VectorHub is knowledge infrastructure for AI applications. The repository shows a Robyn backend, a React application, Qdrant for vector search, Gel/EdgeDB for metadata and document workflows for parsing, chunking and retrieval.

This documentation is intentionally conservative. A capability is marked available only when it is confirmed by source code, configuration or existing documentation in the repository. Features that exist but still expose broad or unstable surfaces are marked experimental. Product direction without confirmed implementation is marked planned.

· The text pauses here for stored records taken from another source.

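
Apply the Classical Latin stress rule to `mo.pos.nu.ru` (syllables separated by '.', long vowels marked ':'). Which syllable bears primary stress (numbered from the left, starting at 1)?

Classical Latin: stress the penult if heavy (long vowel or closed), else the antepenult.
Weights: 2 pos H, 3 nu L, 4 ru L.
The penult (syllable 3, nu) is light, so stress falls on the antepenult (syllable 2, pos).
Stress on syllable 2: mo.ˈpos.nu.ru.

2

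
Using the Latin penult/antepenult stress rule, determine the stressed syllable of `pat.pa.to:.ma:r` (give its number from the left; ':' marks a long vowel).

Classical Latin: stress the penult if heavy (long vowel or closed), else the antepenult.
Weights: 2 pa L, 3 to: H, 4 ma:r H.
The penult (syllable 3, to:) is heavy, so it takes stress.
Stress on syllable 3: pat.pa.ˈto:.ma:r.

3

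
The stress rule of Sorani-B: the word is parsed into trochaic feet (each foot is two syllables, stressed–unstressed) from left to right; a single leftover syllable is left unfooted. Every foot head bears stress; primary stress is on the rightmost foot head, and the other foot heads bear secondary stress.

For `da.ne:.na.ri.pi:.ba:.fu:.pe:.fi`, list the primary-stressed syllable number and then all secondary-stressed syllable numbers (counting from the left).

primary 7, secondary 1, 3, 5

Parse left to right into trochaic (ˈσσ) feet: (ˈda.ne:) (ˈna.ri) (ˈpi:.ba:) (ˈfu:.pe:) fi. Syllable 9 is left unfooted.
Foot heads (stressed positions): 1, 3, 5, 7.
End Rule Rightmost: primary stress on the rightmost head = syllable 7.
Secondary stress on 1, 3, 5: ˌda.ne:.ˌna.ri.ˌpi:.ba:.ˈfu:.pe:.fi.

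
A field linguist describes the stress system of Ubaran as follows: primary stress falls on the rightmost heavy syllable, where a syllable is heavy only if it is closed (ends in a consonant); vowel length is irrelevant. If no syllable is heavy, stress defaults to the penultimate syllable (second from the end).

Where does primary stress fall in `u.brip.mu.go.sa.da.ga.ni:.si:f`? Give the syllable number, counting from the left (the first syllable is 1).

Weights: 1 u L, 2 brip H, 3 mu L, 4 go L, 5 sa L, 6 da L, 7 ga L, 8 ni: L, 9 si:f H.
Heavy syllables in the domain: 2, 9. The rightmost is syllable 9 (si:f).
Primary stress: syllable 9 → u.brip.mu.go.sa.da.ga.ni:.ˈsi:f.

9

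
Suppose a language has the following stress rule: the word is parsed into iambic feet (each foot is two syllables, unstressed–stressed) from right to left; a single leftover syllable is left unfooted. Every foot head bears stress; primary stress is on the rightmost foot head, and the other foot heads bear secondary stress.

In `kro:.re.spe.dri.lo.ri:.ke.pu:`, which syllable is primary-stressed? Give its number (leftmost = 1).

8

Parse right to left into iambic (σˈσ) feet: (kro:.ˈre) (spe.ˈdri) (lo.ˈri:) (ke.ˈpu:).
Foot heads (stressed positions): 2, 4, 6, 8.
End Rule Rightmost: primary stress on the rightmost head = syllable 8.
Primary stress: syllable 8 → kro:.re.spe.dri.lo.ri:.ke.ˈpu:.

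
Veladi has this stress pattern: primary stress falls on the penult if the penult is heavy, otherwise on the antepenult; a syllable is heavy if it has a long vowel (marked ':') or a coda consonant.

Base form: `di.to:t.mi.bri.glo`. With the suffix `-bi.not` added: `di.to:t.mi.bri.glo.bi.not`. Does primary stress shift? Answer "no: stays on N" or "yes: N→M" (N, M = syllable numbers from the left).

Base `di.to:t.mi.bri.glo` (5 syllables):
  Weights: 3 mi L, 4 bri L, 5 glo L.
  The penult (syllable 4, bri) is light, so stress falls on the antepenult (syllable 3, mi).
  → primary stress on syllable 3.
Suffixed `di.to:t.mi.bri.glo.bi.not` (7 syllables):
  Weights: 5 glo L, 6 bi L, 7 not H.
  The penult (syllable 6, bi) is light, so stress falls on the antepenult (syllable 5, glo).
  → primary stress on syllable 5.

yes: 3→5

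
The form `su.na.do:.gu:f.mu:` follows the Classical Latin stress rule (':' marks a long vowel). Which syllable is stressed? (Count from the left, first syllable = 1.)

Classical Latin: stress the penult if heavy (long vowel or closed), else the antepenult.
Weights: 3 do: H, 4 gu:f H, 5 mu: H.
The penult (syllable 4, gu:f) is heavy, so it takes stress.
Stress on syllable 4: su.na.do:.ˈgu:f.mu:.

4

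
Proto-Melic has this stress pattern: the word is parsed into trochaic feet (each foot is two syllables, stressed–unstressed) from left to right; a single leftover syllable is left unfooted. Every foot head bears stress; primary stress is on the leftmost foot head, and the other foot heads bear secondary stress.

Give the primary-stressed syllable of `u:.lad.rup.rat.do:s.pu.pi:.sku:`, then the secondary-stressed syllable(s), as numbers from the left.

Parse left to right into trochaic (ˈσσ) feet: (ˈu:.lad) (ˈrup.rat) (ˈdo:s.pu) (ˈpi:.sku:).
Foot heads (stressed positions): 1, 3, 5, 7.
End Rule Leftmost: primary stress on the leftmost head = syllable 1.
Secondary stress on 3, 5, 7: ˈu:.lad.ˌrup.rat.ˌdo:s.pu.ˌpi:.sku:.

primary 1, secondary 3, 5, 7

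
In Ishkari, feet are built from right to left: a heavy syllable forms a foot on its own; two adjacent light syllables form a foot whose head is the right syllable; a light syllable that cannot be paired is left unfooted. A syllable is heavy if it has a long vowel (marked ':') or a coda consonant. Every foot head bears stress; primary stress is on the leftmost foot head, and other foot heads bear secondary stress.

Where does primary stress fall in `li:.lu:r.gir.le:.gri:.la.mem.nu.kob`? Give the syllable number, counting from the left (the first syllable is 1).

1

Weights: 1 li: H, 2 lu:r H, 3 gir H, 4 le: H, 5 gri: H, 6 la L, 7 mem H, 8 nu L, 9 kob H.
Parse right to left (heavy = foot alone; LL = one foot; stranded L unfooted): (ˈli:) (ˈlu:r) (ˈgir) (ˈle:) (ˈgri:) la (ˈmem) nu (ˈkob).
Foot heads: 1, 2, 3, 4, 5, 7, 9.
Primary stress on the leftmost head = syllable 1.
Primary stress: syllable 1 → ˈli:.lu:r.gir.le:.gri:.la.mem.nu.kob.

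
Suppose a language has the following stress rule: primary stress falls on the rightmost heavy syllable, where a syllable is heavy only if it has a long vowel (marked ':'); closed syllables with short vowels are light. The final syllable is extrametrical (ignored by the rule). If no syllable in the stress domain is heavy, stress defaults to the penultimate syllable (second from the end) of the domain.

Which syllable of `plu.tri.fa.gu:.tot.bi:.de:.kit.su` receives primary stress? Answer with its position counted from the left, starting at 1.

7

The final syllable (9, su) is extrametrical; the stress domain is syllables 1–8.
Weights: 1 plu L, 2 tri L, 3 fa L, 4 gu: H, 5 tot L, 6 bi: H, 7 de: H, 8 kit L.
Heavy syllables in the domain: 4, 6, 7. The rightmost is syllable 7 (de:).
Primary stress: syllable 7 → plu.tri.fa.gu:.tot.bi:.ˈde:.kit.su.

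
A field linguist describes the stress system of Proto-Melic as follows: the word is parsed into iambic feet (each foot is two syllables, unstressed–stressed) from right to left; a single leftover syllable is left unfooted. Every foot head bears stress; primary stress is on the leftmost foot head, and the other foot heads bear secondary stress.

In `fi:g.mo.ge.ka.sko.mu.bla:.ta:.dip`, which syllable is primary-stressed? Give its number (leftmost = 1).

Parse right to left into iambic (σˈσ) feet: fi:g (mo.ˈge) (ka.ˈsko) (mu.ˈbla:) (ta:.ˈdip). Syllable 1 is left unfooted.
Foot heads (stressed positions): 3, 5, 7, 9.
End Rule Leftmost: primary stress on the leftmost head = syllable 3.
Primary stress: syllable 3 → fi:g.mo.ˈge.ka.sko.mu.bla:.ta:.dip.

3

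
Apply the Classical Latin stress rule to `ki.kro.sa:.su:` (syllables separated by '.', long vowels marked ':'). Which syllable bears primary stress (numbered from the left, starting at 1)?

3

Classical Latin: stress the penult if heavy (long vowel or closed), else the antepenult.
Weights: 2 kro L, 3 sa: H, 4 su: H.
The penult (syllable 3, sa:) is heavy, so it takes stress.
Stress on syllable 3: ki.kro.ˈsa:.su:.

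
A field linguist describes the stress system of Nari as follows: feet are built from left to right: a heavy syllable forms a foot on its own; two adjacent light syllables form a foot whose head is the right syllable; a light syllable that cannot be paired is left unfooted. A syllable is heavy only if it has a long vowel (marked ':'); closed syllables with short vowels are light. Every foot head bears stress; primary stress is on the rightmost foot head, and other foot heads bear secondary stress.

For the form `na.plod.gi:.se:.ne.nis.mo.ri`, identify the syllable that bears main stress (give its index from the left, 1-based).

8

Weights: 1 na L, 2 plod L, 3 gi: H, 4 se: H, 5 ne L, 6 nis L, 7 mo L, 8 ri L.
Parse left to right (heavy = foot alone; LL = one foot; stranded L unfooted): (na.ˈplod) (ˈgi:) (ˈse:) (ne.ˈnis) (mo.ˈri).
Foot heads: 2, 3, 4, 6, 8.
Primary stress on the rightmost head = syllable 8.
Primary stress: syllable 8 → na.plod.gi:.se:.ne.nis.mo.ˈri.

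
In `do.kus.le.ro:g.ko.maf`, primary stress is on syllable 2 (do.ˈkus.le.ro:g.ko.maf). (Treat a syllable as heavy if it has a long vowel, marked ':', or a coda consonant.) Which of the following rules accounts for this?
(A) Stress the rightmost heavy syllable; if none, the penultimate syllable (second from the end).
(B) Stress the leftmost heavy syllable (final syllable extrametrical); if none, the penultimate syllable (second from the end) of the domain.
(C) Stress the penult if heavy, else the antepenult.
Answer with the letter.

B

Rule A → syllable 6 (observed: 2).
Rule B → syllable 2 ✓.
Rule C → syllable 4 (observed: 2).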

Primary investigation started from repos/VectorHub-dev/PROJECT_INDEX.md, then followed its backend, frontend, infrastructure and knowledge-gap reading paths.

StatusMeaning
availableConfirmed by source code, configuration or runnable behavior.
experimentalPresent in the repository but not stable as a public contract.
plannedProduct direction or conceptual feature not yet implemented.
  • Collection management through the /collections RPC endpoint and CollectionClient.
  • Document upload and document processing routes in backend1/Client/server_endpoints.py.
  • Semantic retrieval through POST /query, documented in VectorHub-client/README.md.
  • Chunking and chunk editor workflows through /chunk and /chunk-editor.
  • Metadata and file organization workflows through EdgeDB/Gel-backed clients.
  • Authenticated sessions, JWT refresh and WebSocket token issuance.
  • Local/private runtime using Docker Compose with API, Qdrant and Gel/EdgeDB.

The public landing page remains the product introduction. These docs focus on real behavior, architecture and integration.